2. Gharibul-Ghurabaa
3. Alim'i ali Muhammad
Kelahiran dan kehidupan keluarga
Kelahiran
Pada tanggal 11 Dzulkaidah 148 H, seorang anak laki-laki lahir di rumah Imam Musa al-Kadzim (Imam ke-7) di Madinah, yang nantinya akan mengambil posisi keimaman, setelah ayahnya.Namanya adalah Ali dengan julukan ar-Ridha. Beliau lahir satu bulan setelah kakeknya, Imam Ja'far ash-Shadiq meninggal.
Ibu
lbunya bernama Taktam, ada pula yang menyebut bernama Najmah, yang dijuluki Ummu al-Banin, seorang yang shalehah, ahli ibadah, utama dalam akal dan agamanya dan setelah melahirkan Ali ar-Ridha, Musa al-Kadzim memberinya nama at-Thahirah.
Saudara
Beliau memiliki saudara yang bernama Zaid, yang melakukan revolusi dan membuat kerusuhan di Madinah. Zaid pernah tertangkap dan dibawa atas perintah al-Ma'mun ke Khurasan untuk diadili. Al-Ma'mun membebaskannya sebagai penghormatan terhadap Imam Ali ar-Ridha.

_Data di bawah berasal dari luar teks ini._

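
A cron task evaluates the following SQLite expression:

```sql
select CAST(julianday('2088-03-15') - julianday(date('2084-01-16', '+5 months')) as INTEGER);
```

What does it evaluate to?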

Imam Ali ar-Ridha memiliki saudara lain yang bernama Abdullah, dimana ia hidup sampai masa Imam Muhammad al-Jawad.
Imam Ali ar-Ridha memiliki seorang saudari yang bernama Fatimah Maksumah, ia meninggal di Qom, Iran ketika datang dari Madinah menuju Masyhad untuk mencari kakaknya, Imam Ali ar-Ridha. Kuburan Fatimah Maksumah, sampai saat ini masih terdapat di Qom, dan menjadi pusat ziarah di sana.
Istri-istri
Imam Ali ar-Ridha menikah dengan Sayyidah Sabika yang juga dikenal dengan nama Khaizarun. Istri Imam Ali ar-Ridha ini adalah keturunan sahabat Muhammad, yang juga pembela setia Ali, Ammar bin Yasir. Khaizarun merupakan ibu dari Imam ke-9, Muhammad al-Jawad.
Selain itu, Imam Ali ar-Ridha dinikahkan pula dengan putri dari khalifah saat itu, Ummul Fadhl binti al-Ma'mun, dimana menurut riwayat, Ummul Fadhl begitu mengetahui Imam Ali ar-Ridha telah memiliki istri lain yang telah memberikan keturunan, maka ia menjadi marah, dan setuju untuk memberi racun kepada Imam Ali ar-Ridha hingga menyebabkan wafatnya Imam Ali ar-Ridha.
Keturunan
Putra-putra Imam bernama:
1. Hasan
2. Muhammad al-Jawad, penerus keimaman
3. Ja'far
4. Ibrahim
5. Husain
Putri Imam Ali ar-Ridha bernama Aisyah.